Remember when ska was a thing? When big band revivalism was a thing?
Remember that?
Trends come and go. A merry half-decade ago, neon 80s revivalism came into full swing. Remember that? Do you remember?
I’m fully aware that metal is still a thing. But musicians, like all artists, want to matter. They want to impact the culture. Music, above all, might be the most powerful. It’s also the most transient. Why is that?
Is it the internet’s fault? Is it streaming? Is it the business itself? Maybe it’s a combination of everything.3 At some point, music started to equal youth. Maybe it was the 50s? I don’t know. But ask yourself the last time anyone, say, over 35 broke into the business.

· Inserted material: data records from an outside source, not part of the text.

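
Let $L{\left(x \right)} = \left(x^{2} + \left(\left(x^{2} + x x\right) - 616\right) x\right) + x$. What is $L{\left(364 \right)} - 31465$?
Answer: $96334259$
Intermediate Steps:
$L{\left(x \right)} = x + x^{2} + x \left(-616 + 2 x^{2}\right)$ ($L{\left(x \right)} = \left(x^{2} + \left(\left(x^{2} + x^{2}\right) - 616\right) x\right) + x = \left(x^{2} + \left(2 x^{2} - 616\right) x\right) + x = \left(x^{2} + \left(-616 + 2 x^{2}\right) x\right) + x = \left(x^{2} + x \left(-616 + 2 x^{2}\right)\right) + x = x + x^{2} + x \left(-616 + 2 x^{2}\right)$)
$L{\left(364 \right)} - 31465 = 364 \left(-615 + 364 + 2 \cdot 364^{2}\right) - 31465 = 364 \left(-615 + 364 + 2 \cdot 132496\right) + \left(-233954 + 202489\right) = 364 \left(-615 + 364 + 264992\right) - 31465 = 364 \cdot 264741 - 31465 = 96365724 - 31465 = 96334259$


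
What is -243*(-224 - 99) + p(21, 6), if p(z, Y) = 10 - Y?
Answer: 78493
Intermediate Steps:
-243*(-224 - 99) + p(21, 6) = -243*(-224 - 99) + (10 - 1*6) = -243*(-323) + (10 - 6) = 78489 + 4 = 78493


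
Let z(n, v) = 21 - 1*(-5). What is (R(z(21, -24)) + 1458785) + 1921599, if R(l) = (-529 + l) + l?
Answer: 3379907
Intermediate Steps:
z(n, v) = 26 (z(n, v) = 21 + 5 = 26)
R(l) = -529 + 2*l
(R(z(21, -24)) + 1458785) + 1921599 = ((-529 + 2*26) + 1458785) + 1921599 = ((-529 + 52) + 1458785) + 1921599 = (-477 + 1458785) + 1921599 = 1458308 + 1921599 = 3379907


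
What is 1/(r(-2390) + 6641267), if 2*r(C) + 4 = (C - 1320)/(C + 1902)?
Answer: 488/3240939175 ≈ 1.5057e-7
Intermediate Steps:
r(C) = -2 + (-1320 + C)/(2*(1902 + C)) (r(C) = -2 + ((C - 1320)/(C + 1902))/2 = -2 + ((-1320 + C)/(1902 + C))/2 = -2 + (-1320 + C)/(2*(1902 + C)))
1/(r(-2390) + 6641267) = 1/(3*(-2976 - 1*(-2390))/(2*(1902 - 2390)) + 6641267) = 1/((3/2)*(-2976 + 2390)/(-488) + 6641267) = 1/((3/2)*(-1/488)*(-586) + 6641267) = 1/(879/488 + 6641267) = 1/(3240939175/488) = 488/3240939175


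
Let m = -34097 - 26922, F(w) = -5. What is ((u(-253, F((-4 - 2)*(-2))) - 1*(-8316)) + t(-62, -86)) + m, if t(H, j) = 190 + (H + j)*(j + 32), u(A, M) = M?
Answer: -44526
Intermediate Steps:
m = -61019
t(H, j) = 190 + (32 + j)*(H + j) (t(H, j) = 190 + (H + j)*(32 + j) = 190 + (32 + j)*(H + j))
((u(-253, F((-4 - 2)*(-2))) - 1*(-8316)) + t(-62, -86)) + m = ((-5 - 1*(-8316)) + (190 + (-86)² + 32*(-62) + 32*(-86) - 62*(-86))) - 61019 = ((-5 + 8316) + (190 + 7396 - 1984 - 2752 + 5332)) - 61019 = (8311 + 8182) - 61019 = 16493 - 61019 = -44526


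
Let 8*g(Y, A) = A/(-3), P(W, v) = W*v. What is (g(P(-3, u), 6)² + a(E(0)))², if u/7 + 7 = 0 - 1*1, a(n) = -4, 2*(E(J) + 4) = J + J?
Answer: 3969/256 ≈ 15.504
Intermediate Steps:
E(J) = -4 + J (E(J) = -4 + (J + J)/2 = -4 + (2*J)/2 = -4 + J)
u = -56 (u = -49 + 7*(0 - 1*1) = -49 + 7*(0 - 1) = -49 + 7*(-1) = -49 - 7 = -56)
g(Y, A) = -A/24 (g(Y, A) = (A/(-3))/8 = (A*(-⅓))/8 = (-A/3)/8 = -A/24)
(g(P(-3, u), 6)² + a(E(0)))² = ((-1/24*6)² - 4)² = ((-¼)² - 4)² = (1/16 - 4)² = (-63/16)² = 3969/256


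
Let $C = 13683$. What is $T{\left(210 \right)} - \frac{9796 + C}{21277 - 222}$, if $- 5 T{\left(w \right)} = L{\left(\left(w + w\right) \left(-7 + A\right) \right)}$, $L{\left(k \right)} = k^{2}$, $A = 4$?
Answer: $- \frac{6685407079}{21055} \approx -3.1752 \cdot 10^{5}$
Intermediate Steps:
$T{\left(w \right)} = - \frac{36 w^{2}}{5}$ ($T{\left(w \right)} = - \frac{\left(\left(w + w\right) \left(-7 + 4\right)\right)^{2}}{5} = - \frac{\left(2 w \left(-3\right)\right)^{2}}{5} = - \frac{\left(- 6 w\right)^{2}}{5} = - \frac{36 w^{2}}{5}$)
$T{\left(210 \right)} - \frac{9796 + C}{21277 - 222} = - \frac{36 \cdot 210^{2}}{5} - \frac{9796 + 13683}{21277 - 222} = \left(- \frac{36}{5}\right) 44100 - \frac{23479}{21055} = -317520 - 23479 \cdot \frac{1}{21055} = -317520 - \frac{23479}{21055} = - \frac{6685407079}{21055}$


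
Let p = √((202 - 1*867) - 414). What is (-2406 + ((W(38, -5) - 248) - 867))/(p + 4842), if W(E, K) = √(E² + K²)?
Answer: -17048682/23446043 + 4842*√1469/23446043 - 13*I*√9379/23446043 + 3521*I*√1079/23446043 ≈ -0.71923 + 0.0048793*I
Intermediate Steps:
p = I*√1079 (p = √((202 - 867) - 414) = √(-665 - 414) = √(-1079) = I*√1079 ≈ 32.848*I)
(-2406 + ((W(38, -5) - 248) - 867))/(p + 4842) = (-2406 + ((√(38² + (-5)²) - 248) - 867))/(I*√1079 + 4842) = (-2406 + ((√(1444 + 25) - 248) - 867))/(4842 + I*√1079) = (-2406 + ((√1469 - 248) - 867))/(4842 + I*√1079) = (-2406 + ((-248 + √1469) - 867))/(4842 + I*√1079) = (-2406 + (-1115 + √1469))/(4842 + I*√1079) = (-3521 + √1469)/(4842 + I*√1079)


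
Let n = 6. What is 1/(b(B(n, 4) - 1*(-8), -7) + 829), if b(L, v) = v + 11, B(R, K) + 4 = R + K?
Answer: 1/833 ≈ 0.0012005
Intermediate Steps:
B(R, K) = -4 + K + R (B(R, K) = -4 + (R + K) = -4 + (K + R) = -4 + K + R)
b(L, v) = 11 + v
1/(b(B(n, 4) - 1*(-8), -7) + 829) = 1/((11 - 7) + 829) = 1/(4 + 829) = 1/833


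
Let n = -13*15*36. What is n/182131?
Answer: -7020/182131 ≈ -0.038544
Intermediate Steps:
n = -7020 (n = -195*36 = -7020)
n/182131 = -7020/182131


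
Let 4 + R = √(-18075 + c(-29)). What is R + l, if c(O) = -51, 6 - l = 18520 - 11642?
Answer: -6876 + 3*I*√2014 ≈ -6876.0 + 134.63*I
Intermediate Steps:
l = -6872 (l = 6 - (18520 - 11642) = 6 - 1*6878 = 6 - 6878 = -6872)
R = -4 + 3*I*√2014 (R = -4 + √(-18075 - 51) = -4 + √(-18126) = -4 + 3*I*√2014 ≈ -4.0 + 134.63*I)
R + l = (-4 + 3*I*√2014) - 6872 = -6876 + 3*I*√2014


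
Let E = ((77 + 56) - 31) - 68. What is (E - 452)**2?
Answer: 174724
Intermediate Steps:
E = 34 (E = (133 - 31) - 68 = 102 - 68 = 34)
(E - 452)**2 = (34 - 452)**2 = (-418)**2 = 174724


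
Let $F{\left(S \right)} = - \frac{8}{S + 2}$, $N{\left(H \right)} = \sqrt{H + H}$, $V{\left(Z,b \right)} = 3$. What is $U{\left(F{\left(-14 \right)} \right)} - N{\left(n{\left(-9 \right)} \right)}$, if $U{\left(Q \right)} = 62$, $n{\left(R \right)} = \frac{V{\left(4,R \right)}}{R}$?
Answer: $62 - \frac{i \sqrt{6}}{3} \approx 62.0 - 0.8165 i$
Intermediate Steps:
$n{\left(R \right)} = \frac{3}{R}$
$N{\left(H \right)} = \sqrt{2} \sqrt{H}$ ($N{\left(H \right)} = \sqrt{2 H} = \sqrt{2} \sqrt{H}$)
$F{\left(S \right)} = - \frac{8}{2 + S}$
$U{\left(F{\left(-14 \right)} \right)} - N{\left(n{\left(-9 \right)} \right)} = 62 - \sqrt{2} \sqrt{\frac{3}{-9}} = 62 - \sqrt{2} \sqrt{3 \left(- \frac{1}{9}\right)} = 62 - \sqrt{2} \sqrt{- \frac{1}{3}} = 62 - \sqrt{2} \frac{i \sqrt{3}}{3} = 62 - \frac{i \sqrt{6}}{3}$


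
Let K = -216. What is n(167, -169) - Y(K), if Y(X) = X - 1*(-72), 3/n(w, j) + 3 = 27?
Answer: 1153/8 ≈ 144.13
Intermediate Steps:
n(w, j) = ⅛ (n(w, j) = 3/(-3 + 27) = 3/24 = 3*(1/24) = ⅛)
Y(X) = 72 + X (Y(X) = X + 72 = 72 + X)
n(167, -169) - Y(K) = ⅛ - (72 - 216) = ⅛ - 1*(-144) = ⅛ + 144 = 1153/8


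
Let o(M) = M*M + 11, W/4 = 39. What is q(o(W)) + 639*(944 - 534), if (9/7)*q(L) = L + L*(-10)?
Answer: 91561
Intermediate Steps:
W = 156 (W = 4*39 = 156)
o(M) = 11 + M² (o(M) = M² + 11 = 11 + M²)
q(L) = -7*L (q(L) = 7*(L + L*(-10))/9 = 7*(L - 10*L)/9 = 7*(-9*L)/9 = -7*L)
q(o(W)) + 639*(944 - 534) = -7*(11 + 156²) + 639*(944 - 534) = -7*(11 + 24336) + 639*410 = -7*24347 + 261990 = -170429 + 261990 = 91561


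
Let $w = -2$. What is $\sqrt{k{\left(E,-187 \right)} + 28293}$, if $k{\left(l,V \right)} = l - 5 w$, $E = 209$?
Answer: $36 \sqrt{22} \approx 168.85$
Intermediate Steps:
$k{\left(l,V \right)} = 10 + l$ ($k{\left(l,V \right)} = l - -10 = l + 10 = 10 + l$)
$\sqrt{k{\left(E,-187 \right)} + 28293} = \sqrt{\left(10 + 209\right) + 28293} = \sqrt{219 + 28293} = \sqrt{28512} = 36 \sqrt{22}$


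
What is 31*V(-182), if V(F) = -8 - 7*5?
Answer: -1333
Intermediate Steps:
V(F) = -43 (V(F) = -8 - 35 = -43)
31*V(-182) = 31*(-43) = -1333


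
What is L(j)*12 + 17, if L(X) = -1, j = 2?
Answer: 5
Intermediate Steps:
L(j)*12 + 17 = -1*12 + 17 = -12 + 17 = 5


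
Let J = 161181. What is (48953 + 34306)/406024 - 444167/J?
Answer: -166922693129/65443354344 ≈ -2.5506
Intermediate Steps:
(48953 + 34306)/406024 - 444167/J = (48953 + 34306)/406024 - 444167/161181 = 83259*(1/406024) - 444167*1/161181 = 83259/406024 - 444167/161181 = -166922693129/65443354344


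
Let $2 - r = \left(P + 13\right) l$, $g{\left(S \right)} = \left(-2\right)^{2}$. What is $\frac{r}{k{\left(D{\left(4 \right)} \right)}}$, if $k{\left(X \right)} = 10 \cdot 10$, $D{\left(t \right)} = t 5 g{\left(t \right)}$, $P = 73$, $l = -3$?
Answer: $\frac{13}{5} \approx 2.6$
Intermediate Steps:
$g{\left(S \right)} = 4$
$D{\left(t \right)} = 20 t$ ($D{\left(t \right)} = t 5 \cdot 4 = 5 t 4 = 20 t$)
$k{\left(X \right)} = 100$
$r = 260$ ($r = 2 - \left(73 + 13\right) \left(-3\right) = 2 - 86 \left(-3\right) = 2 - -258 = 2 + 258 = 260$)
$\frac{r}{k{\left(D{\left(4 \right)} \right)}} = \frac{260}{100} = 260 \cdot \frac{1}{100} = \frac{13}{5}$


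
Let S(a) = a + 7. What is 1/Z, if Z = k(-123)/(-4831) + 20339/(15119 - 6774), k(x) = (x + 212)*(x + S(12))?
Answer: 40314695/175499029 ≈ 0.22971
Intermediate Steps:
S(a) = 7 + a
k(x) = (19 + x)*(212 + x) (k(x) = (x + 212)*(x + (7 + 12)) = (212 + x)*(x + 19) = (212 + x)*(19 + x) = (19 + x)*(212 + x))
Z = 175499029/40314695 (Z = (4028 + (-123)**2 + 231*(-123))/(-4831) + 20339/(15119 - 6774) = (4028 + 15129 - 28413)*(-1/4831) + 20339/8345 = -9256*(-1/4831) + 20339*(1/8345) = 9256/4831 + 20339/8345 = 175499029/40314695 ≈ 4.3532)
1/Z = 1/(175499029/40314695) = 40314695/175499029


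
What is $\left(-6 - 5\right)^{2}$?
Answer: $121$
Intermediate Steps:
$\left(-6 - 5\right)^{2} = \left(-11\right)^{2} = 121$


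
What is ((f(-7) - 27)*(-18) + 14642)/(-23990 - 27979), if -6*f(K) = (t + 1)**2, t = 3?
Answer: -15176/51969 ≈ -0.29202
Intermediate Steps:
f(K) = -8/3 (f(K) = -(3 + 1)**2/6 = -1/6*4**2 = -1/6*16 = -8/3)
((f(-7) - 27)*(-18) + 14642)/(-23990 - 27979) = ((-8/3 - 27)*(-18) + 14642)/(-23990 - 27979) = (-89/3*(-18) + 14642)/(-51969) = (534 + 14642)*(-1/51969) = 15176*(-1/51969) = -15176/51969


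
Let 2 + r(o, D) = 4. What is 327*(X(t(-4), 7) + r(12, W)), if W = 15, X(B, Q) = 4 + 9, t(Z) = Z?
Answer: 4905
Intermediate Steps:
X(B, Q) = 13
r(o, D) = 2 (r(o, D) = -2 + 4 = 2)
327*(X(t(-4), 7) + r(12, W)) = 327*(13 + 2) = 327*15 = 4905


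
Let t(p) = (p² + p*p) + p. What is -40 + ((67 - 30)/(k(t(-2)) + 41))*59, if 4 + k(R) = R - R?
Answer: 19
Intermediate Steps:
t(p) = p + 2*p² (t(p) = (p² + p²) + p = 2*p² + p = p + 2*p²)
k(R) = -4 (k(R) = -4 + (R - R) = -4 + 0 = -4)
-40 + ((67 - 30)/(k(t(-2)) + 41))*59 = -40 + ((67 - 30)/(-4 + 41))*59 = -40 + (37/37)*59 = -40 + (37*(1/37))*59 = -40 + 1*59 = -40 + 59 = 19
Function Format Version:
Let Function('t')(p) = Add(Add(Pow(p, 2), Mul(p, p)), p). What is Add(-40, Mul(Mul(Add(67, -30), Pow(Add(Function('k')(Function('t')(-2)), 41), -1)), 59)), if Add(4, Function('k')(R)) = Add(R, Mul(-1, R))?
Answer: 19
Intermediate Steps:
Function('t')(p) = Add(p, Mul(2, Pow(p, 2))) (Function('t')(p) = Add(Add(Pow(p, 2), Pow(p, 2)), p) = Add(Mul(2, Pow(p, 2)), p) = Add(p, Mul(2, Pow(p, 2))))
Function('k')(R) = -4 (Function('k')(R) = Add(-4, Add(R, Mul(-1, R))) = Add(-4, 0) = -4)
Add(-40, Mul(Mul(Add(67, -30), Pow(Add(Function('k')(Function('t')(-2)), 41), -1)), 59)) = Add(-40, Mul(Mul(Add(67, -30), Pow(Add(-4, 41), -1)), 59)) = Add(-40, Mul(Mul(37, Pow(37, -1)), 59)) = Add(-40, Mul(Mul(37, Rational(1, 37)), 59)) = Add(-40, Mul(1, 59)) = Add(-40, 59) = 19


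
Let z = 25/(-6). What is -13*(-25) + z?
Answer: 1925/6 ≈ 320.83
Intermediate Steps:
z = -25/6 (z = 25*(-⅙) = -25/6 ≈ -4.1667)
-13*(-25) + z = -13*(-25) - 25/6 = 325 - 25/6 = 1925/6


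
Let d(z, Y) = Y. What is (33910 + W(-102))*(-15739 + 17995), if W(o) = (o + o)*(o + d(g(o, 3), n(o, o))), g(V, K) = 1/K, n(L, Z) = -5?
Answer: 125744928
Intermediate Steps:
W(o) = 2*o*(-5 + o) (W(o) = (o + o)*(o - 5) = (2*o)*(-5 + o) = 2*o*(-5 + o))
(33910 + W(-102))*(-15739 + 17995) = (33910 + 2*(-102)*(-5 - 102))*(-15739 + 17995) = (33910 + 2*(-102)*(-107))*2256 = (33910 + 21828)*2256 = 55738*2256 = 125744928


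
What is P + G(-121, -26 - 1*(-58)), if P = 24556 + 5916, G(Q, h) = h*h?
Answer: 31496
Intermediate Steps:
G(Q, h) = h**2
P = 30472
P + G(-121, -26 - 1*(-58)) = 30472 + (-26 - 1*(-58))**2 = 30472 + (-26 + 58)**2 = 30472 + 32**2 = 30472 + 1024 = 31496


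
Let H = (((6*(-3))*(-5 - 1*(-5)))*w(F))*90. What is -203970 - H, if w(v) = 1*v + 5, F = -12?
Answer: -203970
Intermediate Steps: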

Maybe you have a great example. I don’t.
Pete Townshend of the Who went crazy in his old age of, uh, 30 dealing with punk and all of the new bands who made him feel like some out-of-touch geezer. Forget that many bands supplanting him were heavily influenced by him. The thing was, suddenly, he wasn’t relevant. For musicians in that business, relevance is currency. Push those boundaries. The actual notes, to my ancient ears, become secondary.
Some bands deal with being uncool by keeping on keeping on. My beloved Rush weathered 40 years of shifting musical trends, going from cool to uncool to a punchline and then back to cool again. Stick around long enough and that’s bound to happen. They were lucky.4 Many are not. Many can’t handle it.
What I do know is that there’s an odd quasi-stigma about “old people” music that’s not really there with books or movies. It feels weird as someone over 40 really being into new bands. I’ve become fond of black midi. I’d feel weird going to one of their shows. I felt weird enough going to see Coheed & Cambria a few years ago. But that’s okay. I’ll keep listening to Led Zeppelin and Primus and Faith No More and Smashing Pumpkins. Did you know Blur has a new album coming out next month?
-Alexander
When I first came across this video, it auto played sans volume on some website I was browsing, and I couldn’t stop laughing. I didn’t listen to the song until almost a decade later. It’s all right, but still totally devoid of balls.
It’s really gross.
Spoiler: it’s the business itself.
Ditto Iron Maiden, Metallica, AC/DC, and several others I can’t think of right now.
A lot of it also comes down to bands worshiping genre trends instead of embracing sounds and using them to forge new directions. "I want to be a metal/ska/alt rock/emo band." instead of just being a band. It leads to bands reveling in the tropes of subgenres instead of taking what worked in them and creating a personalized sound.
The Stray Cats were known as a rockabilly band but they did everything from blues to swing to even some new wave and weaved it into what they were already doing. All the best bands do that. The indie wave from the 00s you mentioned? They all pretty much sounded the same. The ones that didn't are the ones we still talk about.
Old man music needs to be really really old in order to be cool, like Mozart.